The CSA survey highlights positive trends for investment performance understanding. In 2019, 85% of investors reported that they felt confident about monitoring changes in the value of their investments over time, up from 80% in 2016. Eighty-two per cent reported confidence in assessing whether or not their investments were helping them reach their financial goals, up from 76% in 2016.
Looking at the Fund Facts documents, the CSA survey shows a positive trend. In 2019, 69% of investors reported that advisors used Fund Facts to explain the features of mutual funds before making a purchase, up from 58% in 2016. Investors rated every section of the Fund Facts document as important for making an investment decision, with the importance attached to each section ranging from 84% to 98%. Investors also reported a high-level understanding of most elements of Fund Facts, especially risk rating (82%) and past performance (84%).
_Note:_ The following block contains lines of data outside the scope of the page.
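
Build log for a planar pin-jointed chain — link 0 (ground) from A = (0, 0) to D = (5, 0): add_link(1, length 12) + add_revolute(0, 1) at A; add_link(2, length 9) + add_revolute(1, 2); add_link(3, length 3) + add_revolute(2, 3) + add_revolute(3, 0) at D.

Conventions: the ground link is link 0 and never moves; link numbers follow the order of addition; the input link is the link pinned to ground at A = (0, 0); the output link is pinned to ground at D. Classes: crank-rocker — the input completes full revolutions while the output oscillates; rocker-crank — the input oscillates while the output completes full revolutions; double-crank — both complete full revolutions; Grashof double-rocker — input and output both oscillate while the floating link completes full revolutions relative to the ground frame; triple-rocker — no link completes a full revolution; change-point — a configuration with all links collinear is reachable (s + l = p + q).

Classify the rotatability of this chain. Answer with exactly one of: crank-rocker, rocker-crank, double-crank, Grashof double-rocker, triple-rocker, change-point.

lengths: ground=5, input=12, coupler=9, output=3
sorted: s=3 (shortest), l=12 (longest), p+q=14
s + l = 15 vs p + q = 14
s + l > p + q → non-Grashof → no link fully rotates → triple-rocker

triple-rocker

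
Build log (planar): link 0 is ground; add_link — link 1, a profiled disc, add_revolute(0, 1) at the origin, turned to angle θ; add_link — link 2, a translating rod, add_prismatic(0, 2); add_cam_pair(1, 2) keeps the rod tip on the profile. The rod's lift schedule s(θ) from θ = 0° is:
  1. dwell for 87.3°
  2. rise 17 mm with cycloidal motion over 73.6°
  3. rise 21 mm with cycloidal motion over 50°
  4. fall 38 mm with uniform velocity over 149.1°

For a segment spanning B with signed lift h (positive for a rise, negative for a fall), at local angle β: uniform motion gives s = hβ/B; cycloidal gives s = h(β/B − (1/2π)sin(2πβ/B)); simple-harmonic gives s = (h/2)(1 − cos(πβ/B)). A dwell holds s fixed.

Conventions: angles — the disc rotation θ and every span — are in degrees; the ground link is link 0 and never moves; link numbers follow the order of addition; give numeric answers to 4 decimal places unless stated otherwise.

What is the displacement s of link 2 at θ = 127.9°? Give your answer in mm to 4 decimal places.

seg 1 [0°–87.3°] dwell: s stays 0.0000
seg 2 [87.3°–160.9°] cycloidal, h=17: θ=127.9° here. β=40.6, B=73.6. 17·(0.5516 − sin(2π·0.5516)/(2π)) = 10.2401 → s = 10.2401

10.2401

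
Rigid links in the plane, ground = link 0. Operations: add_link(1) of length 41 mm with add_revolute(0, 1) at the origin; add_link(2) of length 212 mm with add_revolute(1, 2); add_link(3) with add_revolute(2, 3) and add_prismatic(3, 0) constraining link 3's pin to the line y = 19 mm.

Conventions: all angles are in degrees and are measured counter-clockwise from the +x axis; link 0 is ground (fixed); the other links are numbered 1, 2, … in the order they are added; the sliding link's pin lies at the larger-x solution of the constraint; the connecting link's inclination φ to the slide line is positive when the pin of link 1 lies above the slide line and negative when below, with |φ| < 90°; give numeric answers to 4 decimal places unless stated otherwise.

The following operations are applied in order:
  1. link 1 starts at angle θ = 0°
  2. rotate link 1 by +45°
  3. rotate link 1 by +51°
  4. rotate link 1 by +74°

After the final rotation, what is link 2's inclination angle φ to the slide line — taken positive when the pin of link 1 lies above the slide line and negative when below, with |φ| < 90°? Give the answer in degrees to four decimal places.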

The Pollara survey shows that 81% of mutual fund investors recalled receiving Fund Facts at the time of purchase, up from 71% in 2016.
In the Pollara study, investors were also asked about the quality of information received and, in 2020, 89% reported that the Fund Facts document provided the necessary information and 82% reported that the information was easy to understand.
The CSA survey shows that a large majority of investors continue to report that they have an “excellent” or “good” understanding of the information included in the statements, including market value (72%), overall rate of return (71%) and records of transactions (76%). However, for understanding of direct and indirect fees paid, a notably smaller proportion — 58% — stated they had an “excellent” or “good” understanding. Consistent with the CSA survey, the Pollara survey shows higher satisfaction with the performance section of statements, 84% in 2020, compared with the fee section, at 50%.
The results of the research show that the introduction of Fund Facts and CRM2 reports is achieving policy objectives, and both regulators and the industry should be encouraged by this progress. As always, there is still work to be done, and the industry will continue to support regulatory efforts with the end goal of enhancing the investor experience. As we seek to improve further, it will be important to be guided by behavioural economics, which show that simply adding more information might not be better in practice and can sometimes lead to undesired outcomes like decreased understanding or even avoidance.